The experiment of chrysin in ischemic hypoxic brain damage newborn rats protection / 国际中医中药杂志

ABSTRACT

Objective:To investigate the protective effect of chrysin on the newborn rats with ischemic hypoxic brain damage and its related mechanism.Methods:The rats were randomly divided into sham-operated group, model group, low and high-dosage group of chrysin with 12 rats in each group. Except sham-operated group, the rats in other three groups were used as hypoxic-ischemic encephalopathy model. After the modeling, the rats in the low and high dosage groups were intraperitoneally injected with 30 mg/kg and 60 mg/kg chrysinimmediately, while the rats in the sham-operated group and the model group were intraperitoneally injected with equal volume of normal saline for 4 days. The HE staining was used to observe the protective effect of drugs on brain. The superoxide dismutase (SOD), catalase (CAT), malondialdehyde (MDA) levels in cells were measured by biochemical method. Western blot was used to detect the expression of heme oxygenase-1 (HO-1) and transcription factor NF-E2-related factor 2 (Nrf2).Results:The neurons in the cortex of rats in sham-operated group were arranged orderly with round nuclei and obvious nucleoli; the brain tissue of rats in model group showed edema and the arrangement of neurons was loose, the degeneration and necrosis of neurons in low and high dosage of chrysin groups were less than those in model group.
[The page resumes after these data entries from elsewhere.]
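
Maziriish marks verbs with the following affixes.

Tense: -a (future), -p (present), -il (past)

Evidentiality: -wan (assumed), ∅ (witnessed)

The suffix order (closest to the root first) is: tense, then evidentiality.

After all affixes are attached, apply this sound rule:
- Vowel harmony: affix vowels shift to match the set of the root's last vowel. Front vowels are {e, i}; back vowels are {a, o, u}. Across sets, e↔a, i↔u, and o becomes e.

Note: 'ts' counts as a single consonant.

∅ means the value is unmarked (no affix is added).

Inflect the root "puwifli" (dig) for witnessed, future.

puwiflie

Attach tense future -a → puwiflia.
evidentiality = witnessed: zero marking, form stays puwiflia.
Apply vowel harmony: puwiflia → puwiflie.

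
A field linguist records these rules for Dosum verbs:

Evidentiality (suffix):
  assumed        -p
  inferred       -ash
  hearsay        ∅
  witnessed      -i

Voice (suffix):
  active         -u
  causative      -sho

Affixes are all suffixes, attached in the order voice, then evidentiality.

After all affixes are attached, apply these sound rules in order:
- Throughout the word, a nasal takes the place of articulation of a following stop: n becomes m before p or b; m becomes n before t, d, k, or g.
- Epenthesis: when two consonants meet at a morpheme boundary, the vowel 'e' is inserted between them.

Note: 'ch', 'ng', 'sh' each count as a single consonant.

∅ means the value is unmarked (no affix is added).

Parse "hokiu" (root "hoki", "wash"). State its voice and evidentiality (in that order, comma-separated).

active, hearsay

Segment: hoki-u.
voice: -u → active.
evidentiality: ∅ → hearsay.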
Compared to the model group, the SOD activity (55.74 ± 5.14 U/mg, 69.84 ± 5.05 U/mg vs. 37.64 ± 6.41 U/mg) and CAT activity (2.44 ± 0.22 U/mg, 2.59 ± 0.42 U/mg vs. 2.08 ± 0.37 U/mg) in the brain tissue of rats in the low and high dose group were significantly increased ( P<0.05). The MDA level (3.74 ± 0.05 mmol/mg, 2.60 ± 0.18 mmol/mg vs. 4.35 ± 0.24 mmol/mg) in rat brain tissue of low and high dose group was significantly decreased ( P<0.05). The expressions of HO-1 (0.43 ± 0.08, 1.02 ± 0.15 vs. 0.14 ± 0.07) and Nrf2 (0.48 ± 0.07, 0.79 ± 0.09 vs. 0.26 ± 0.08) protein in rat brain tissue of low and high dose group were significantly decreased ( P<0.05). Conclusions:The chrysin could alleviate nerve injury in rats with hypoxic-ischemic encephalopathy, and its mechanism may be related to the up-regulated HO-1 and Nrf2 protein expression.